It’s not every day that you have what you would call a great experience at the Department of Licensing. Most would liken the task to something just short of a tooth extraction. That is unless you were to visit the Hoquiam Licensing and Transportation Agency in Grays Harbor County where you’d be met with great service, great people, a great atmosphere and a great assortment of animals.
There are five cats, a dog and a menagerie of birds who call the agency their home. In addition, four friendly and attentive human licensing clerks work the counters of the beautifully antique and art-laden lobby. Among them are d’Courcey “Kathi” Hoder and her daughter Angie Messmer, second and third generation clerks. Ethel Smith, Kathi’s mother, began the service to the Harbor in 1932. Customer service has been their key quality for 85 years now—and some of their customers aren’t even human.
“My father,” says Kathi, with a smile, “thought I was a lonely child, so he brought home anything he found [alive] on the highway.” She describes her departed father as a colorful mountain man—a John Muir type—and attributes her love for animals to him. That affection for nature’s creatures has rubbed off on her daughter and together they nurture injured animals back to wellbeing. Angie has a license to rehabilitate birds and operates The Friends of Slim Pickens Wildlife Rescue.
“We’ve had everything known to man—eagles, ravens, seagulls, deer, raccoons, geese, possums, squirrels—just yesterday we received a baby starling and a baby robin.” At home she has a raccoon that came to her last year as an infant. “It won’t go away,” she says. “It fell in love with my dog, they’re best friends.

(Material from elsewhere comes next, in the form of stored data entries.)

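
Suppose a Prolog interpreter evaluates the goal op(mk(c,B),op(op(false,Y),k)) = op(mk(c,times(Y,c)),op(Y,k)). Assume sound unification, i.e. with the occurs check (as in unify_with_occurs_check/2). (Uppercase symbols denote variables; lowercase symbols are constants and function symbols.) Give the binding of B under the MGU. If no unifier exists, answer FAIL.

FAIL

Decompose op/2: mk(c,B) = mk(c,times(Y,c)),  op(op(false,Y),k) = op(Y,k).
Decompose mk/2: c = c,  B = times(Y,c).
Delete trivial equation c = c.
Bind B := times(Y,c); no other remaining equation mentions B.
Decompose op/2: op(false,Y) = Y,  k = k.
Occurs check fails: Y occurs in op(false,Y); the equation Y = op(false,Y) has no finite solution.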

They swim together in the pond.”
There’s also a goose at home. “I’ve given it away, but it keeps coming back.” It won’t even migrate.
But, the bulk of the rescue animals—most of them birds—are cared for at the office until they can be released. However, there are permanent residents like the nearly human raven, Sheldon, and the feisty cockatoo, Wacky. The animals may be an attraction for some, perhaps the décor for others, but if it weren’t for the quality service this would still be just another government agency.
“We’re the local Pickle Barrel,” says Kathi, “people come from all around.” No state resident is required to use the Department of Licensing in their home town and Kathi figures some don’t want to. People will come out to the Hoquiam office just to ‘see it to believe it’ or sit and eat their lunch in the homey atmosphere. And despite the animals and antiques, it might just be the people that actually bring them in.
When it comes time to hire a new clerk Kathi doesn’t take résumés. “You’ll get an interview if you can talk to me,” she says. “I can train anybody with personality. We’re here for the customers. I like customer service,” says the woman who resigned her ten-year seat as an Aberdeen City Council Member (due to “a move out to the bush”) in November of 2016.
Kathi says her political service came from the same motivation as her service as a clerk – to be honest, open, frank and serve the people. “I’m not politically correct, but I like politics.” She has never cashed a salary check from the city, but signed every one of them over to a charitable cause.
Kathi grew up at the Hoquiam Licensing and Transportation Agency. Back in the 40s, everyone was required to get their licenses renewed during a three month period, she says. The state didn’t stagger licensing renewal like they do now. Instead, there were lines out the door and the clerks worked twelve to fifteen hour days. There were no daycares either and so she went to work with her mother. Kathi has worked there since she was fifteen years old—52 years on the job!
“I can’t imagine ever retiring. I hate that word. I collect jobs and I like to work. I wouldn’t work in a cubical [though],” she says. She lives to serve and she likes to be active. On weekends she uses her “quiet time” to work in what she describes as her funky yard. “I like to cook, obviously,” she chuckles, “I like to garden, go to art shows, art museums” and she collects antiques. Gesturing widely to indicate the setting she admits, “My house looks the same. I like repurposed wood, antiques—things that have history—and art, and, if you’ve got it, you might as well show it.”
She remembers the agency being housed in several buildings over time: one that flooded so frequently, “we wore rubber boots to work more often than not.” Another was so small, “you had to go outside to change your mind.” During high school, when she wasn’t working the licensing season, she would go to school half a day and work half a day through the DECA program doing jobs like designing window décor for Wolf’s.
“Some days [people can] make it frustrating,” she says, “but I wouldn’t change it.” When people don’t understand or get upset, she says you just have to show you care. “Don’t act snooty. Be honest. People can tell if you’re working for them.”
“We aren’t here to collect revenue for the state,” she says, “and, we’re here to serve the people.” And it seems, animals, too. “We’re just that good,” she smiles.
And that’s certainly something to crow about.
The Hoquiam Licensing and Transportation Agency
2616 Sumner Ave, Aberdeen
Monday – Friday, 9:00 a.m. to 5:00 p.m.